The Wagner Act of 1935 (National Labor Relations Act)
The Wagner Act of 1935, also known as the National Labor Relations Act (NLRA), guarantees the right of workers to organize and outlines the legal framework for labor unions and management relations. In addition to protecting workers, the act provides a framework for collective bargaining.
The main purpose of the Wagner Act was to establish the rights of most workers to organize or join labor unions and to bargain collectively with their employers.
The act guarantees employees “the right to self-organization, to form, join, or assist labor organizations, to bargain collectively through representatives of their own choosing, and to engage in concerted activities for the purpose of collective bargaining or other mutual aid and protection."
The legislation was designed to make it more likely that commercial interests could be conducted without disruptions from strikes, thus protecting businesses and the economy as well as workers. The NLRA covers all employers involved in interstate commerce except airlines, railroads, agriculture, and government.
The Wagner Act of 1935 (National Labor Relations Act)
The Wagner Act defines and prohibits five unfair labor practices (others have been added since 1935). These include:
- Interfering with, restraining, or coercing employees in the exercise of their rights (including the freedom to join or organize labor organizations and to bargain collectively for wages or working conditions).
- Controlling or interfering with the creation or administration of a labor organization.
- Discriminating against employees to discourage or encourage support for a labor organization.
- Discriminating against (i.e., firing) employees who file charges or give testimony under the Wagner Act.
- Refusing to bargain collectively with representatives of employees.
The National Labor Relations Board
The Wagner Act also created the National Labor Relations Board (NLRB), which oversees union-management relations.
The National Labor Relations Board designates the legal structure for the formation and decertification of unions and for conducting fair elections.
The Board investigates charges by workers, union representatives, and employers when their rights under the Wagner Act have been violated.
It encourages parties to come to agreements without adjudication and facilitates settlements of disputes.
The Board also conducts hearings and decides on cases that aren't settled through mediation. It oversees the enforcement of orders, including the trying of cases before the U.S. Court of Appeals when parties don’t abide by board decisions.
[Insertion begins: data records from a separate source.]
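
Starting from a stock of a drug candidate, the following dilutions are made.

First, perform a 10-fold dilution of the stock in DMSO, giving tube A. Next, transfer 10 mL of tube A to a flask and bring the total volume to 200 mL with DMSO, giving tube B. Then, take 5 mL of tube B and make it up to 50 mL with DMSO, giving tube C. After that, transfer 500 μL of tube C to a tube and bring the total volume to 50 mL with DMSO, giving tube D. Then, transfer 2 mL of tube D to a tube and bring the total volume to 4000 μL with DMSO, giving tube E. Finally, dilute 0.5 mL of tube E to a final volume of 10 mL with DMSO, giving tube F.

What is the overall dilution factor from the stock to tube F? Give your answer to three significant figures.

Step 1: 10-fold → factor 10
Step 2: 10 mL brought to 200 mL → factor 200/10 = 20
Step 3: 5 mL brought to 50 mL → factor 50/5 = 10
Step 4: 500 μL brought to 50 mL → factor 50000/500 = 100
Step 5: 2 mL brought to 4000 μL → factor 4/2 = 2
Step 6: 0.5 mL brought to 10 mL → factor 10/0.5 = 20
Overall dilution factor = 10 × 20 × 10 × 100 × 2 × 20 = 8 × 10^6

8.00 × 10^6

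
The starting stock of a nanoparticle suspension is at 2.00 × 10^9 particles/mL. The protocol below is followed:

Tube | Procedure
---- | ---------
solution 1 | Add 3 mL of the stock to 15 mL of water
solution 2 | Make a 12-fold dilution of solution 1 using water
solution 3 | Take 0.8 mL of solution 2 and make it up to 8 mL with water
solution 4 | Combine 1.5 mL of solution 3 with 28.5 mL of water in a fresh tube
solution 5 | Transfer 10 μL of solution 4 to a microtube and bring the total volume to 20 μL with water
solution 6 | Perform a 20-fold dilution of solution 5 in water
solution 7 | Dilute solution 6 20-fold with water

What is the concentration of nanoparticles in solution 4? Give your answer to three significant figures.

Step 1: 3 mL + 15 mL = 18 mL total → factor 18/3 = 6
Step 2: 12-fold → factor 12
Step 3: 0.8 mL brought to 8 mL → factor 8/0.8 = 10
Step 4: 1.5 mL + 28.5 mL = 30 mL total → factor 30/1.5 = 20
Dilution factor through solution 4 = 6 × 12 × 10 × 20 = 14400
[solution 4] = 2.00 × 10^9 particles/mL / 14400 = 1.39 × 10^5 particles/mL

1.39 × 10^5 particles/mL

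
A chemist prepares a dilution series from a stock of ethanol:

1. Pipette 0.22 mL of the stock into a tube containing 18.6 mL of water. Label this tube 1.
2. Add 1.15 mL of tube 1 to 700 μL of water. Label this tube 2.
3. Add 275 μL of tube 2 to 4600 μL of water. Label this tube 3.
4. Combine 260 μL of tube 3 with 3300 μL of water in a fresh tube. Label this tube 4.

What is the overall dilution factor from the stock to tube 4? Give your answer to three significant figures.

3.34 × 10^4

Step 1: 0.22 mL + 18.6 mL = 18.82 mL total → factor 18.82/0.22 = 85.545
Step 2: 1.15 mL + 700 μL = 1.85 mL total → factor 1.85/1.15 = 1.6087
Step 3: 275 μL + 4600 μL = 4875 μL total → factor 4875/275 = 17.727
Step 4: 260 μL + 3300 μL = 3560 μL total → factor 3560/260 = 13.692
Overall dilution factor = 85.545 × 1.6087 × 17.727 × 13.692 = 33403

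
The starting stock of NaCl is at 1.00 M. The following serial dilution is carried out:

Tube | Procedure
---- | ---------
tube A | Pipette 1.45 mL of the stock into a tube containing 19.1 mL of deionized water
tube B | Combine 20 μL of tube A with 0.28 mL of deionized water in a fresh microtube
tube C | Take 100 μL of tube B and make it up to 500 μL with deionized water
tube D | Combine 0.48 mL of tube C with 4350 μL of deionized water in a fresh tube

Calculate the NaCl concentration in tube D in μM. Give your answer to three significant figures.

Step 1: 1.45 mL + 19.1 mL = 20.55 mL total → factor 20.55/1.45 = 14.172
Step 2: 20 μL + 0.28 mL = 300 μL total → factor 300/20 = 15
Step 3: 100 μL brought to 500 μL → factor 500/100 = 5
Step 4: 0.48 mL + 4350 μL = 4.83 mL total → factor 4.83/0.48 = 10.062
Dilution factor through tube D = 14.172 × 15 × 5 × 10.062 = 10696
[tube D] = 1.00 M / 10696 = 9.350 × 10^-5 M = 93.5 μM

93.5 μM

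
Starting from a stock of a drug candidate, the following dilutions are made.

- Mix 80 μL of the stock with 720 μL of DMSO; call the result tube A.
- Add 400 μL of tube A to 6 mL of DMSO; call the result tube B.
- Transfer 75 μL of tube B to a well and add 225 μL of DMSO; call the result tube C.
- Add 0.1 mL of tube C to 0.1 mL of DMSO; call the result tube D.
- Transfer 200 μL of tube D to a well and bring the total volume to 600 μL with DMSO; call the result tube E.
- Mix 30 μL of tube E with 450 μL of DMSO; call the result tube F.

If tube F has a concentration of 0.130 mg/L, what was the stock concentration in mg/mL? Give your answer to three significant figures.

7.99 mg/mL

Step 1: 80 μL + 720 μL = 800 μL total → factor 800/80 = 10
Step 2: 400 μL + 6 mL = 6400 μL total → factor 6400/400 = 16
Step 3: 75 μL + 225 μL = 300 μL total → factor 300/75 = 4
Step 4: 0.1 mL + 0.1 mL = 0.2 mL total → factor 0.2/0.1 = 2
Step 5: 200 μL brought to 600 μL → factor 600/200 = 3
Step 6: 30 μL + 450 μL = 480 μL total → factor 480/30 = 16
Overall dilution factor = 10 × 16 × 4 × 2 × 3 × 16 = 61440
Stock = 0.130 mg/L × 61440 = 7987 mg/L = 7.99 mg/mL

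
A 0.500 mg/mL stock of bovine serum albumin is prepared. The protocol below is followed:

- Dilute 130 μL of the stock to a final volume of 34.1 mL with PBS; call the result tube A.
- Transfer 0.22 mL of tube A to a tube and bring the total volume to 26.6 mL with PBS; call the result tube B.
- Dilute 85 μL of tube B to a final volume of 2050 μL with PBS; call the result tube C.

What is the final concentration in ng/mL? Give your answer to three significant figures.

Step 1: 130 μL brought to 34.1 mL → factor 34100/130 = 262.31
Step 2: 0.22 mL brought to 26.6 mL → factor 26.6/0.22 = 120.91
Step 3: 85 μL brought to 2050 μL → factor 2050/85 = 24.118
Overall dilution factor = 262.31 × 120.91 × 24.118 = 7.649 × 10^5
Final = 0.500 mg/mL / 7.649 × 10^5 = 6.537 × 10^-7 mg/mL = 0.654 ng/mL

0.654 ng/mL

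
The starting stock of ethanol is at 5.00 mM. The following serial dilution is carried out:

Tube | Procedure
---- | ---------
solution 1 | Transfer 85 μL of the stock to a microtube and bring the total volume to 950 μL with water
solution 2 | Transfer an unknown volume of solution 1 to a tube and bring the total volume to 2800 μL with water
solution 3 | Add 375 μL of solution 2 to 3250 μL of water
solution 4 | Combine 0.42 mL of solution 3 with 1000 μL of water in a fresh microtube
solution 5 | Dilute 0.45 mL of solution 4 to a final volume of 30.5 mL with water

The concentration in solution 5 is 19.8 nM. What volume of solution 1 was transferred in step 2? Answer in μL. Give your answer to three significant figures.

Step 1: 85 μL brought to 950 μL → factor 950/85 = 11.176
Step 2: v brought to 2800 μL → factor = 2800 μL/v
Step 3: 375 μL + 3250 μL = 3625 μL total → factor 3625/375 = 9.6667
Step 4: 0.42 mL + 1000 μL = 1.42 mL total → factor 1.42/0.42 = 3.381
Step 5: 0.45 mL brought to 30.5 mL → factor 30.5/0.45 = 67.778
Product of known-step factors = 24758
Overall factor = 5.00 mM / (19.8 nM) = 2.5253 × 10^5
Step-2 factor = 2.5253 × 10^5 / 24758 = 10.2
v = 2800 μL / 10.2 = 275 μL

275 μL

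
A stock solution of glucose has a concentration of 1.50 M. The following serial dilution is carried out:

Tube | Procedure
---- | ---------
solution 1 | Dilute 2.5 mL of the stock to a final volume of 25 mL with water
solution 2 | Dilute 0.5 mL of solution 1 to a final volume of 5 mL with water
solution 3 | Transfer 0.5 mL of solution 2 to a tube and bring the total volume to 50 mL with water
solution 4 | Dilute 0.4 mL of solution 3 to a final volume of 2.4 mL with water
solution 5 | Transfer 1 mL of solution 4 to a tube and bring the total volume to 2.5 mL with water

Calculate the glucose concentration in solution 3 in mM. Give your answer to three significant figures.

0.150 mM

Step 1: 2.5 mL brought to 25 mL → factor 25/2.5 = 10
Step 2: 0.5 mL brought to 5 mL → factor 5/0.5 = 10
Step 3: 0.5 mL brought to 50 mL → factor 50/0.5 = 100
Dilution factor through solution 3 = 10 × 10 × 100 = 10000
[solution 3] = 1.50 M / 10000 = 0.0001500 M = 0.150 mM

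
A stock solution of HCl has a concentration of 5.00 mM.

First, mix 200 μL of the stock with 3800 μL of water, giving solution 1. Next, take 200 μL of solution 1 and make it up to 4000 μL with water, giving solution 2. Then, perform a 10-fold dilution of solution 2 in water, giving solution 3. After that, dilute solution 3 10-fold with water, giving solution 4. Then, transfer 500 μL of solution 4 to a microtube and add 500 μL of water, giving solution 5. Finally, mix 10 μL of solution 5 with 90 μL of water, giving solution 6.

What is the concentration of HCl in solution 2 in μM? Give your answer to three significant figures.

12.5 μM

Step 1: 200 μL + 3800 μL = 4000 μL total → factor 4000/200 = 20
Step 2: 200 μL brought to 4000 μL → factor 4000/200 = 20
Dilution factor through solution 2 = 20 × 20 = 400
[solution 2] = 5.00 mM / 400 = 0.01250 mM = 12.5 μM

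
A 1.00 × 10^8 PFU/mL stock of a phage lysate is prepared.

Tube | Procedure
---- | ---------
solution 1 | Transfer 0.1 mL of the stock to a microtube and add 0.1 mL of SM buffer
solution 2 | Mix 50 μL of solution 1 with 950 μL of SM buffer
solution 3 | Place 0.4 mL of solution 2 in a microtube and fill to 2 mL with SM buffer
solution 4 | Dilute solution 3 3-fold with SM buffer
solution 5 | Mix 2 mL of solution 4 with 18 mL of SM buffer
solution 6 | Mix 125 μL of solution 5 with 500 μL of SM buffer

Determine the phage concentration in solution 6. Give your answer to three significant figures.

3.33 × 10^3 PFU/mL

Step 1: 0.1 mL + 0.1 mL = 0.2 mL total → factor 0.2/0.1 = 2
Step 2: 50 μL + 950 μL = 1000 μL total → factor 1000/50 = 20
Step 3: 0.4 mL brought to 2 mL → factor 2/0.4 = 5
Step 4: 3-fold → factor 3
Step 5: 2 mL + 18 mL = 20 mL total → factor 20/2 = 10
Step 6: 125 μL + 500 μL = 625 μL total → factor 625/125 = 5
Overall dilution factor = 2 × 20 × 5 × 3 × 10 × 5 = 30000
Final = 1.00 × 10^8 PFU/mL / 30000 = 3.33 × 10^3 PFU/mL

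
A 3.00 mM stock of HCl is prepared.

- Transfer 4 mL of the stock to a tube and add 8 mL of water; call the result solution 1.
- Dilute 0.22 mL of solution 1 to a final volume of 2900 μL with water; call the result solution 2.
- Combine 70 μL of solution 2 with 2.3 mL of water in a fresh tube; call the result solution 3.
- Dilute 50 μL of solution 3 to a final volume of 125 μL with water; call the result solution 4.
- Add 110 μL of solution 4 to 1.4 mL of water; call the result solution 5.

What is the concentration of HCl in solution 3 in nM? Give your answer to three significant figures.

2.24 × 10^3 nM

Step 1: 4 mL + 8 mL = 12 mL total → factor 12/4 = 3
Step 2: 0.22 mL brought to 2900 μL → factor 2.9/0.22 = 13.182
Step 3: 70 μL + 2.3 mL = 2370 μL total → factor 2370/70 = 33.857
Dilution factor through solution 3 = 3 × 13.182 × 33.857 = 1338.9
[solution 3] = 3.00 mM / 1338.9 = 0.002241 mM = 2.24 × 10^3 nM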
The Taft-Hartley Act of 1947
The Wagner Act was amended in 1947 by the Taft-Hartley Act, which provided some limitations to the influence of unions. Legislators at that time believed that the balance of power had shifted too far in favor of the unions.
The act provides workers with the right to refuse union membership and to decertify unions if they are unhappy with their representation in collective bargaining. The act also places requirements on unions, including that they honor existing contracts without striking, and that they avoid secondary boycotts or strikes against companies doing business with their employer.
According to the National Labor Relations Board (NLRB), unions were also prohibited from charging excessive dues or initiation fees, and from "featherbedding," or causing an employer to pay for work not performed. The new law contained a "free speech clause," providing that the expression of views, arguments, or opinions shall not be evidence of an unfair labor practice absent the threat of reprisal or promise of benefit.
Several significant changes were made for representation elections. Supervisors were excluded from bargaining units, and the board had to give special treatment to professional employees, craftsmen, and plant guards in determining bargaining units.
Examples of Violations
The National Labor Relations Board provides the following examples of employer and union conduct that violate the law:
Examples of employer conduct that violate the law:
- Threatening employees with loss of jobs or benefits if they join or vote for a union or engage in protected concerted activity.
- Threatening to close the plant if employees select a union to represent them.
- Questioning employees about their union sympathies or activities in circumstances that tend to interfere with, restrain, or coerce employees in the exercise of their rights under the act.
- Promising benefits to employees to discourage their union support.
- Transferring, laying off, terminating, assigning employees more difficult work tasks, or otherwise punishing employees because they engaged in union or protected concerted activity.
- Transferring, laying off, terminating, assigning employees more difficult work tasks, or otherwise punishing employees because they filed unfair labor practice charges or participated in an investigation conducted by NLRB.
Examples of labor organization conduct that violate the law:
- Threats to employees that they will lose their jobs unless they support the union.
- Seeking the suspension, discharge, or other punishment of an employee for not being a union member, even if the employee has paid or offered to pay a lawful initiation fee and periodic fees thereafter.
- Refusing to process a grievance because an employee has criticized union officials or because an employee is not a member of the union in states where union security clauses are not permitted.
- Fining employees who have validly resigned from the union for engaging in protected concerted activities following their resignation or for crossing an unlawful picket line.
- Engaging in picket line misconduct, such as threatening, assaulting, or barring non-strikers from the employer's premises.
- Striking over issues unrelated to employment terms and conditions or coercively enmeshing neutral activity into a labor dispute.